Oregon State and Notre Dame?

No, I can't claim to have seen this coming.

Not when the other coaches once voted my father as the Pac-10 Coach of the Year with a 3-4-1 conference record, defining that as a landmark accomplishment for Oregon State.

Not when I once was dispatched to the Notre Dame campus to await Urban Meyer's coming from Utah as the Fighting Irish's new coach, only to have Meyer shrewdly choose Florida, believing that's where he would have a much greater chance of winning.

Yet here are the Beavers and the Irish in 2012 — unbeaten, climbing in the polls and hosting Utah and BYU in contests that are euphemistically being labeled "trap" games. That's another way of saying the only chance the Utes and Cougars have is hoping the other guys are overlooking them.

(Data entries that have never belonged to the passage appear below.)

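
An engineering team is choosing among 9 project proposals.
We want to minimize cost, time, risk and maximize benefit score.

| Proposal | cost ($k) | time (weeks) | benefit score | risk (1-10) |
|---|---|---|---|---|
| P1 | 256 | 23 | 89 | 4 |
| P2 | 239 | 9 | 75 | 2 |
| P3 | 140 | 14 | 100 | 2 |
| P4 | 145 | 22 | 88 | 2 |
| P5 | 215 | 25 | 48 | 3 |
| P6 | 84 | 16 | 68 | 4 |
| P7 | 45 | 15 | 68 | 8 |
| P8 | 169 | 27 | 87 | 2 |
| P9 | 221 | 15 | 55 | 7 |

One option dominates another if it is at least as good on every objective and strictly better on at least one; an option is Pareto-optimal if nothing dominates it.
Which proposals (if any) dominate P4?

P3: cost 140≤145, time 14≤22, benefit score 100≥88, risk 2≤2 — dominates P4.
Others (P1, P2, P5, P6, P7, P8, P9) are each worse than P4 on at least one objective.

P3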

This is weird stuff. Oregon State's resurgence is stunning to me not only because of my personal history — remembering the mid-1980s, when the father of Utah's Kruger brothers played for OSU teams that won five games in two years — but because of what happened last season. OSU went 3-9, losing to Sacramento State and giving up a combined 507 rushing yards to BYU and Utah.

Just look at the Beavers now. They're fourth in the country in rushing defense, allowing only 350 yards through five games against the likes of Wisconsin, UCLA and BYU. Utah coach Kyle Whittingham remarked how OSU is getting much different results with basically the same players. OSU's Mike Riley said the way his Beavers would perform in 2012 was "pretty much a mystery to me," with the only clue of potential greatness being that "this team had a real good vibe to it," judging by offseason workouts.

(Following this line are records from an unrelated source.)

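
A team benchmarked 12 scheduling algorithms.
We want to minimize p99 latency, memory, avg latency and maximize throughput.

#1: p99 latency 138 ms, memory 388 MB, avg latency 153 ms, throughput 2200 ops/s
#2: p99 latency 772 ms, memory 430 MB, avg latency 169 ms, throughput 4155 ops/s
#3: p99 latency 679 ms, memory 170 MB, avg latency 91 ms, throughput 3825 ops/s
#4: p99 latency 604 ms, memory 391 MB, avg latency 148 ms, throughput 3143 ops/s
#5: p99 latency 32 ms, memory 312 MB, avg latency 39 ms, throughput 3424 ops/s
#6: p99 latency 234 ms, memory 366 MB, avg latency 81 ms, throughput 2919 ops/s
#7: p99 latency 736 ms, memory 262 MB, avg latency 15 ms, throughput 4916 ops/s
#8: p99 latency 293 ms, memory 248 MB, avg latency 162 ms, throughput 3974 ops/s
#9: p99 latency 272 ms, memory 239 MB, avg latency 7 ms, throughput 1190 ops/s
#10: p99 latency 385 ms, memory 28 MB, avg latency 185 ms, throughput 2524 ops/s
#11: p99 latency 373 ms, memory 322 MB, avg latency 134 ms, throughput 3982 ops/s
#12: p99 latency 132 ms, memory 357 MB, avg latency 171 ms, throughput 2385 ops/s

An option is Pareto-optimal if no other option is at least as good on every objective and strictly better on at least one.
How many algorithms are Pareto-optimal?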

And then there's Notre Dame, the school of fans' perpetual delusions regarding its status in modern college football. During the failed vigil for Meyer that December afternoon in 2004, I visited Kent Baer, a Cache Valley native who was serving as the Irish's interim coach that month. He told a tale of how tough it is for Notre Dame, with the cold climate in northern Indiana, elite academic requirements and a tradition built before recruits were born.

"Notre Dame's everything you heard it was when we were kids — and more," Baer said. "It's the dream of a lifetime to coach at a place like this. At the same time, it's difficult. It's not the same as it used to be. People used to think if Notre Dame came calling, that's where the kid was going to go."

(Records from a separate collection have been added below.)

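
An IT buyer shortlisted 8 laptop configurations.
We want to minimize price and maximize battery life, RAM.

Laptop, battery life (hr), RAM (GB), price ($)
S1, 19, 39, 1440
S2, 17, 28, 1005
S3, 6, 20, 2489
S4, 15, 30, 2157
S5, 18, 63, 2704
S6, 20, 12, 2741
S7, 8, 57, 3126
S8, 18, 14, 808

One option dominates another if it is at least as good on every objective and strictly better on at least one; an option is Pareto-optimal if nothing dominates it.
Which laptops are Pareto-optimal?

S1, S2, S5, S6, S8

S1: not dominated.
S2: not dominated.
S3: dominated by S1 (battery life 19≥6, RAM 39≥20, price 1440≤2489).
S4: dominated by S1 (battery life 19≥15, RAM 39≥30, price 1440≤2157).
S5: not dominated (best RAM).
S6: not dominated (best battery life).
S7: dominated by S5 (battery life 18≥8, RAM 63≥57, price 2704≤3126).
S8: not dominated (best price).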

In his office, watching the ESPN crawl reporting Meyer's choice of Florida, Baer convinced me that was the right decision. As his two national championships with the Gators would suggest, Meyer knew what he was doing, and Charlie Weis would fail in the job Meyer turned down. Yet in his third year, Brian Kelly is making it work.

The turnaround began in Kelly's first season, when his 4-5 team beat Utah. After being left out of the preseason AP Top 25, Notre Dame now is 6-0 and positioned for a title shot if the Irish somehow beat Oklahoma and USC on the road. That's a stretch, but Kelly is proving that living up to high expectations is still possible at Notre Dame — a place where, as Baer told me, "When you're winning, there's nothing like it. When you're losing, there's nothing like it."

The Irish are winning everything right now. Just as improbably, so are the Beavers. This can't last much longer, can it?